Has anyone used the Extreme DMOZ Extractor that was loaded to the Download page on 16 Oct?
Has anyone used the Extreme DMOZ Extractor that was loaded to the Download page on 16 Oct?
esm
"The older I get, the more I admire competence, just simple competence, in any field from adultery to zoology."
.
esm, any question about extreme?
The trial version can extract database up to 1000 records. No filter and file split.
justing wondering if anyone had any experience with it. I don't have a need for it myself. Unless I try to build some link sites.
file split?
esm
"The older I get, the more I admire competence, just simple competence, in any field from adultery to zoology."
.
When extracting dmoz database, you can easily have thousands web links. Say you get 43,000 web links. You can tell Extreme to split the result in a few smaller files, 5000 web links each file.
This is useful if you will work with excell for further process, or you want to import into indexu. It's good idea to import 5000 records 9 times rather than 43,000 records at once.
I downloaded extreme dmoz extractor but during the installation I get the following error:
C:\windows\system32\msxml4.dll
Unable to register the dll/ocx: loadlibrary failed; code 1114
A dynamic link library (DLL) initialization routine failed.
and when I try to parse the data I get:
Run time error '429'
ActiveX component can't create object
Would you please help me?
ms xml 4 is failed to install. Let me know your windows version.
I downloaded the file from microsoft and now your program appears to work,
but when I try to do a partial parse I only get the first 1000 results of
Top/Arts. I followed your instructions as you mention for Top/Sports/Soccer
but it always returns data for Top/Arts/movies
When I look at the "summary" it says:
Filters: No
Why is that? Am I doing anything wrong? is the program?
Extreme DMOZ Extractor ?
Where can I find it ???
Frank
at the bottom of
http://www.nicecoder.com/download.php
esm
"The older I get, the more I admire competence, just simple competence, in any field from adultery to zoology."
.
Found it
http://www.nicecoder.com/community/s...&threadid=1900
The same problem like me, Dody, I begun to be a little bit angry, seems that guy is waiting since 12 days for an answer and now I spend 1 hour of my time to see that I have the same problem and nothing is working.
Is this program working, this means did you test ist succesful ?
Frank
nope, never tried it. That's why I asked if anyone had.
esm
"The older I get, the more I admire competence, just simple competence, in any field from adultery to zoology."
.
Do not waste your time
I tried it 2 hours and because of my nearly 30 not answered mails to the staff I also tried various cracks, but the problem is, that the program won't work and because of the missing parent_cat_id at the moment I have no idea how it should work...
Frank
What?? It's strange! I have replayed your email frank. I did 3 emails from you 2 days ago.Originally posted by Frank71
Do not waste your time
I tried it 2 hours and because of my nearly 30 not answered mails to the staff I also tried various cracks, but the problem is, that the program won't work and because of the missing parent_cat_id at the moment I have no idea how it should work...
Frank
Where you post your email? It should be support@nicecoder.com. Do not email me at support@indexu.com and support@sentraweb.com.
Hello Dody,
sorry but I mailed to all your emails and you should have also several unread messages in your forum box - I'm talking about emails over the whole year...
Frank
Btw: The dmoz tol still doesn't work.
Hi Frank, I posted my replay here too so the others that have the same problem can solve their problem here.

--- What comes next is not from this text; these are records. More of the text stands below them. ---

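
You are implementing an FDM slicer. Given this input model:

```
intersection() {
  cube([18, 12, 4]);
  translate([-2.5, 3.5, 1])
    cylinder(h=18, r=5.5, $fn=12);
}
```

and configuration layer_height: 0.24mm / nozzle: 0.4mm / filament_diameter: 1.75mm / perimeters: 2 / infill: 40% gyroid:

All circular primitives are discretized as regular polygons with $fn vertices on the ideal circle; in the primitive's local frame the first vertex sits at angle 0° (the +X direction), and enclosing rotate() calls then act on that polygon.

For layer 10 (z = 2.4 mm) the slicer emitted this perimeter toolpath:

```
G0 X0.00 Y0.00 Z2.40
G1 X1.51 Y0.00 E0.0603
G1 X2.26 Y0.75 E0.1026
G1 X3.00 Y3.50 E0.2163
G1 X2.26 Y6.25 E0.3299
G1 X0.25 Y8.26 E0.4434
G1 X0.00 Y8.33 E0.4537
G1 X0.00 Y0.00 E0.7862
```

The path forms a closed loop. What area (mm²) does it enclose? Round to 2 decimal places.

18.41 mm²

Apply the shoelace formula to the sequence of (X, Y) vertices; enclosed area = 18.41 mm².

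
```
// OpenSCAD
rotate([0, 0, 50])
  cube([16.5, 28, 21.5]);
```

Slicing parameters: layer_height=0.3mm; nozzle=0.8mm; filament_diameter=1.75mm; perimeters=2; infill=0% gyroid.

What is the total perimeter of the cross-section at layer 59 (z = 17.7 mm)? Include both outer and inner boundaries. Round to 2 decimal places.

89.00 mm

At z = 17.7 mm: the cube is present — its section is the full 16.5×28 rectangle (perimeter 89.00 mm); (whole slice rotated 50° about Z — lengths, areas and connectivity unchanged). Overall, the cross-section is a single solid region. Total boundary length (outer) = 89.00 mm.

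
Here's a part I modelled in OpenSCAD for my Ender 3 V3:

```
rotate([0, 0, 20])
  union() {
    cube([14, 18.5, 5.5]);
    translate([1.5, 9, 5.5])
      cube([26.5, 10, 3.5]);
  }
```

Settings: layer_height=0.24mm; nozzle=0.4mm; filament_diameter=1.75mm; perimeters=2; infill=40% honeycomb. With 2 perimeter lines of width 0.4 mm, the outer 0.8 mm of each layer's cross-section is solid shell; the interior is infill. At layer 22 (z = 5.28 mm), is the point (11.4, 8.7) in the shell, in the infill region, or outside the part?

shell

At z = 5.28 mm: the cube is present — its section is the full 14×18.5 rectangle; the cube at (1.5, 9) is not intersected at this z (z outside [5.5, 9]); Merging all regions: only the 14×18.5 cube is present, so the union is just that shape — 1 connected region; (whole slice rotated 20° about Z — lengths, areas and connectivity unchanged). Overall, the cross-section is a single solid region. Undo the 20° rotation: the query point maps to (13.688, 4.276) in the un-rotated model frame. The nearest boundary edge runs (14.00, 0.00)→(14.00, 18.50); distance from the point to it = 0.31 mm. The point is inside the cross-section, 0.31 mm from the nearest boundary — within the 0.8 mm shell band (2 × 0.4).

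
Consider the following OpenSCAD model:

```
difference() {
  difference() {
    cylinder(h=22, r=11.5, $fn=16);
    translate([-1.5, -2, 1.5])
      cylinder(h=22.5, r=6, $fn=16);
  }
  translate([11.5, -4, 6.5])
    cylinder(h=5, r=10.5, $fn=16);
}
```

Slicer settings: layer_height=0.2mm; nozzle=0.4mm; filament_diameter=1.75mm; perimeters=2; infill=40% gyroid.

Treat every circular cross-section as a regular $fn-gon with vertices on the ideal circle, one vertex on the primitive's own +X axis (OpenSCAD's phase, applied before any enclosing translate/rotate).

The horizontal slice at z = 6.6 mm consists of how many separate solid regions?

At z = 6.6 mm: the r=11.5 cylinder contributes a regular 16-gon of circumradius 11.5; the r=6 cylinder at (-1.5, -2) contributes a regular 16-gon of circumradius 6; Taking the first minus the rest: starting from the r=11.5 cylinder, the r=6 cylinder at (-1.5, -2) lies wholly inside it (removes its full 110.21 mm² and its 37.46 mm outline becomes a hole wall) — 1 connected region with 1 hole; the r=10.5 cylinder at (11.5, -4) contributes a regular 16-gon of circumradius 10.5; Taking the first minus the rest: starting from the result so far, the r=10.5 cylinder at (11.5, -4) partially overlaps it — only the 100.97 mm² overlap (of its 337.53 mm²) is removed, clipping the outline — 1 connected region. The result has 1 disconnected region.

1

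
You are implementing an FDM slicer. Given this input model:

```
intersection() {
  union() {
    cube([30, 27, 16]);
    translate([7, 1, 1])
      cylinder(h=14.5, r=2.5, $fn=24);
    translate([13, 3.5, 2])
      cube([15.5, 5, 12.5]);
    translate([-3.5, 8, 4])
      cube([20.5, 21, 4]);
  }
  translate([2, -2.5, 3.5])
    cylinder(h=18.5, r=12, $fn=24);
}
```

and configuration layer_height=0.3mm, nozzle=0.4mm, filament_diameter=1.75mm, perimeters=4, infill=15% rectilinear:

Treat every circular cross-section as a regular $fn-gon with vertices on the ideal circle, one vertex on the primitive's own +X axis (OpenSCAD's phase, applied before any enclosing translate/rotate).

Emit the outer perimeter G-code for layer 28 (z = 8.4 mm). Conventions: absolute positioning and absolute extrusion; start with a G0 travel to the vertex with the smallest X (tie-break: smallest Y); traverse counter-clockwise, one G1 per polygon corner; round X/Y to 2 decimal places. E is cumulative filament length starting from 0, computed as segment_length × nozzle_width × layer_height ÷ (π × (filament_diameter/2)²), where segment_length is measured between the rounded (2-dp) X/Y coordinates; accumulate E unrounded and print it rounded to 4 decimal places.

G0 X0.00 Y0.00 Z8.40
G1 X4.73 Y0.00 E0.2360
G1 X4.83 Y-0.25 E0.2494
G1 X5.23 Y-0.77 E0.2821
G1 X5.75 Y-1.17 E0.3149
G1 X6.35 Y-1.41 E0.3471
G1 X7.00 Y-1.50 E0.3799
G1 X7.65 Y-1.41 E0.4126
G1 X8.25 Y-1.17 E0.4448
G1 X8.77 Y-0.77 E0.4776
G1 X9.17 Y-0.25 E0.5103
G1 X9.27 Y0.00 E0.5237
G1 X13.67 Y0.00 E0.7432
G1 X13.59 Y0.61 E0.7739
G1 X12.39 Y3.50 E0.9301
G1 X10.49 Y5.99 E1.0863
G1 X8.00 Y7.89 E1.2426
G1 X5.11 Y9.09 E1.3987
G1 X2.00 Y9.50 E1.5552
G1 X0.00 Y9.24 E1.6558
G1 X0.00 Y0.00 E2.1168

At z = 8.4 mm: the cube is present — its section is the full 30×27 rectangle; the r=2.5 cylinder at (7, 1) contributes a regular 24-gon of circumradius 2.5; the cube at (13, 3.5) is present — its section is the full 15.5×5 rectangle; the cube at (-3.5, 8) is not intersected at this z (z outside [4, 8]); Merging all regions: the regions partially overlap (shared area 92.04 mm²), so overlapping operands fuse into one piece — 1 connected region; the r=12 cylinder at (2, -2.5) contributes a regular 24-gon of circumradius 12; Taking the intersection: the r=12 cylinder at (2, -2.5) partially overlaps the result so far; clipping to the common part keeps 105.83 mm² — 1 connected region. The outline is a single polygon with 20 vertices. Extrusion per mm of travel: 0.4 × 0.3 / (π × 0.875²) = 0.049890. Accumulating E over each segment gives final E = 2.1168.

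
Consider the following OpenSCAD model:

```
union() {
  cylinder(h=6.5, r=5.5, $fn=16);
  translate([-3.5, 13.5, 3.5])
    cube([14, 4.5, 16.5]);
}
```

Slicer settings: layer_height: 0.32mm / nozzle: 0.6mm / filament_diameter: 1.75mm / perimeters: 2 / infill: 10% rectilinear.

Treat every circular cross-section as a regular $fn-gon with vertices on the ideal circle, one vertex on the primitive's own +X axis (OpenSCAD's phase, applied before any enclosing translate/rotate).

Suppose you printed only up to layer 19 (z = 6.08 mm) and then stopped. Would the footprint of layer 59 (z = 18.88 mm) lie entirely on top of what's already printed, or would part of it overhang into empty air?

Compare the two slices. At z = 6.08: the r=5.5 cylinder gives a regular 16-gon of circumradius 5.5 (constant along its height) (area = (16/2)·5.500²·sin(360°/16) = 92.61 mm²); the 14×4.5 cube at (-3.5, 13.5) contributes its full rectangle (area 63.00 mm²); Combining (union): the 2 present regions are separate (no shared area or edge), so areas and boundary lengths simply add and each stays a separate island — area = 155.61 mm². At z = 18.88: the cylinder is absent (z outside [0, 6.5]); the cube at (-3.5, 13.5) (footprint 14×4.5) is included at this height (area 63.00 mm²); Combining (union): only the 14×4.5 cube at (-3.5, 13.5) is present, so the union is just that shape — area = 63.00 mm². Checking containment: the cross-section at z = 18.88 is a subset of the cross-section at z = 6.08.

entirely on top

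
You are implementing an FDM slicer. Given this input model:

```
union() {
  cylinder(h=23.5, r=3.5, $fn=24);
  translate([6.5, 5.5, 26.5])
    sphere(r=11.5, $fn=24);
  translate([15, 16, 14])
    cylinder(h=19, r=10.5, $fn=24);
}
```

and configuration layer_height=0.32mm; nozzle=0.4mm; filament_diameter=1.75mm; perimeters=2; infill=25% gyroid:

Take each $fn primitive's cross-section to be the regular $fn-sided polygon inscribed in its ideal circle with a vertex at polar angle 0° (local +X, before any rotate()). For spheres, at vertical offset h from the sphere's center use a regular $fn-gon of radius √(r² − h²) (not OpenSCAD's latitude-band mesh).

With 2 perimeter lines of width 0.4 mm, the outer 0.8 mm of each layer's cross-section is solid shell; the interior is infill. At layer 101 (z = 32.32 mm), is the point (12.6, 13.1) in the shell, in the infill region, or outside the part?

At z = 32.32 mm: the cylinder is not intersected at this z (z outside [0, 23.5]); the sphere at (6.5, 5.5): section is a regular 24-gon, circumradius = √(r²−h²) = √(11.5²−5.82²) = 9.919; the r=10.5 cylinder at (15, 16) contributes a regular 24-gon of circumradius 10.5; Taking the union: the regions partially overlap (shared area 71.23 mm²), so overlapping operands fuse into one piece — 1 connected region. Overall, the cross-section is a single solid region. The nearest boundary edge runs (3.93, 15.08)→(4.61, 15.17); distance from the point to it = 8.25 mm. The point is inside the cross-section and 8.25 mm from the nearest boundary — more than the 0.8 mm shell width (2 × 0.4), so it's in the infill interior.

infill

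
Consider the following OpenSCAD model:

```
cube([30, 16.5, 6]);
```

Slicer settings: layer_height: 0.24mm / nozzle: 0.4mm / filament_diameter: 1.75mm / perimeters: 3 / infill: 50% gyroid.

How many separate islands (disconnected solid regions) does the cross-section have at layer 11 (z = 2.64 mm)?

At z = 2.64 mm: the cube (footprint 30×16.5) is included at this height. Overall, the cross-section is a single solid region. Island count = 1.

1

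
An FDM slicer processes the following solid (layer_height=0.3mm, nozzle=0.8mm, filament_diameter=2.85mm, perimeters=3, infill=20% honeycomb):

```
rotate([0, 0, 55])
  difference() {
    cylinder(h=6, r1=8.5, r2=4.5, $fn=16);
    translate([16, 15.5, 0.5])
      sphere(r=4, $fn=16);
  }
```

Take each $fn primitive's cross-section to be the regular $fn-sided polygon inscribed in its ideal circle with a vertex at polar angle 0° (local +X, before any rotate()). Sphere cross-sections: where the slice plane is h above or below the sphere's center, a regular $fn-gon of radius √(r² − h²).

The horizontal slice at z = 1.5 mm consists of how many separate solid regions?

At z = 1.5 mm: the cone (r1=8.5→r2=4.5) has section circumradius 7.500 here — a regular 16-gon; the r=4 sphere at (16, 15.5) contributes a regular 16-gon of circumradius √(4²−1²) = 3.873; Subtracting the remaining from the first: starting from the cone, the r=4 sphere at (16, 15.5) misses the remaining region (no effect) — 1 connected region; (whole slice rotated 55° about Z — lengths, areas and connectivity unchanged). The result has 1 disconnected region.

1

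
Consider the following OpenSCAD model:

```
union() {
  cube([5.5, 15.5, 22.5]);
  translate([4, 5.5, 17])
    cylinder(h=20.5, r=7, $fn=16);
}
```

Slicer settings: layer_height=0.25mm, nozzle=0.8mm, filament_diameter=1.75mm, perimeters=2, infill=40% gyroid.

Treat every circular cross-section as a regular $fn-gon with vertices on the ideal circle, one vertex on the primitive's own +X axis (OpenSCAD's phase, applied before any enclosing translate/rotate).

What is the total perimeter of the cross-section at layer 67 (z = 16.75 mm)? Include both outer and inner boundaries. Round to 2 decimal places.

At z = 16.75 mm: the cube (footprint 5.5×15.5) is included at this height (perimeter 42.00 mm); the cylinder at (4, 5.5) is not intersected at this z (z outside [17, 37.5]); Combining (union): only the 5.5×15.5 cube is present, so the union is just that shape — boundary = 42.00 mm. Overall, the cross-section is a single solid region. Total boundary length (outer) = 42.00 mm.

42.00 mm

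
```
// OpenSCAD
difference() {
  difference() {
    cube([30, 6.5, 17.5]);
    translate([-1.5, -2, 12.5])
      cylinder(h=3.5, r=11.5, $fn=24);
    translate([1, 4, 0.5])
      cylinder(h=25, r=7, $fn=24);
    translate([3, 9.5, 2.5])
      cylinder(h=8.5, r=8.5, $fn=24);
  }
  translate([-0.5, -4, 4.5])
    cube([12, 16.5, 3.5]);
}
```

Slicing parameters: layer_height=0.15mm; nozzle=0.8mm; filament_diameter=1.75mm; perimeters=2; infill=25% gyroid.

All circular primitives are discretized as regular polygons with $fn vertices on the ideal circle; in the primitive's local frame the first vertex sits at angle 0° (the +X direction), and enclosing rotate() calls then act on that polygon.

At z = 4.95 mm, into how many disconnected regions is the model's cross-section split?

1

At z = 4.95 mm: the cube (footprint 30×6.5) is included at this height; the cylinder at (-1.5, -2) is not intersected at this z (z outside [12.5, 16]); the r=7 cylinder at (1, 4) contributes a regular 24-gon of circumradius 7; the r=8.5 cylinder at (3, 9.5) gives a regular 24-gon of circumradius 8.5 (constant along its height); Subtracting the remaining from the first: starting from the 30×6.5 cube, the r=7 cylinder at (1, 4) partially overlaps it — only the 49.75 mm² overlap (of its 152.19 mm²) is removed, clipping the outline; the r=8.5 cylinder at (3, 9.5) partially overlaps it — only the 7.23 mm² overlap (of its 224.40 mm²) is removed, clipping the outline — 1 connected region; the cube at (-0.5, -4) is present — its section is the full 12×16.5 rectangle; After the difference (first − rest): starting from that combined region, the 12×16.5 cube at (-0.5, -4) partially overlaps it — only the 17.77 mm² overlap (of its 198.00 mm²) is removed, clipping the outline — 1 connected region. The result has 1 disconnected region.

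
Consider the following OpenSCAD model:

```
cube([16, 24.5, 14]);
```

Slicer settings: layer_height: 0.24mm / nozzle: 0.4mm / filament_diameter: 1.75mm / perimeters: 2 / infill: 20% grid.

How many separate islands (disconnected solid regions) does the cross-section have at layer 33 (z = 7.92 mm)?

1

At z = 7.92 mm: the cube is present — its section is the full 16×24.5 rectangle. Overall, the cross-section is a single solid region. Island count = 1.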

Ok, according to your explaination, I assume that you want to extract dmoz's database which listed under
http://dmoz.org/World/Deutsch/Online-Shops/ (there're over 10,000 web links here).
I'm not sure where you failed, when extracting database or when import extracted database into indexu
extracting dmoz's database:
-------------------------------------
1. Make sure you have downloaded dmoz.org's database here http://rdf.dmoz.org
You should get 2 files from there: structure.rdf.8u.gz and content.rdf.u8.gz. Those 2 files are zipped, so you must unzip them first before you can use. You may use winzip or winrar software to extract .gz files. Now you should have structure.rdf.8u and content.rdf.u8
2. Open Extreme Dmoz Extractor. First you will need to extract the categories. Your input should be:
- File type: "Category hierarchy information"
- Open RDF file: c:\structure.rdf.8u (should point to your structure.rdf.8u file location in your harddisk)
- Save output: c:\dmoz\online-shop-cat.txt (it's result where your output file will be generated)
- Arrange default data field: <click default button>
- Set root: Top/World/Deutsch/Online-Shops (notice this input do not ends with /)
- Split files: (leave this empty)
3. Click Parse
That is now you should have output files. Remember that if you use evaluation version, you're limited to extract 1000 records only. It will automatically stop to parse when it reach 1000.
4. Follow the same step above to parse web links file content.rdf.8u
Importing into indexu 3.1
-------------------------------
1. Make sure you have installed Extreme Patch. This patch contain functionality to import data extracted from Extreme DMOZ Extractor. You can download patch here: http://www.nicecoder.com/download.php
2. Remember that data extracted from Extreme may not able to be used with your existing database. They have different category structure (the id, parent_id, etc). So you should use empty database. Otherwise use ms excell or text editor to syncronize them.
3. Go to indexu administration -> database tables -> import
Then select file format to Extreme DMOZ Extractor. Click Import. Remember to import category first before web links
4. Follow the above steps to import web links.
5. Then you need to recalculate web links number
Click Administrator area -> Tools -> Update Number of Links.
I think I have clearly explain the step here
http://www.nicecoder.com/dmoz_extractor.php
Let me know which step you have failed.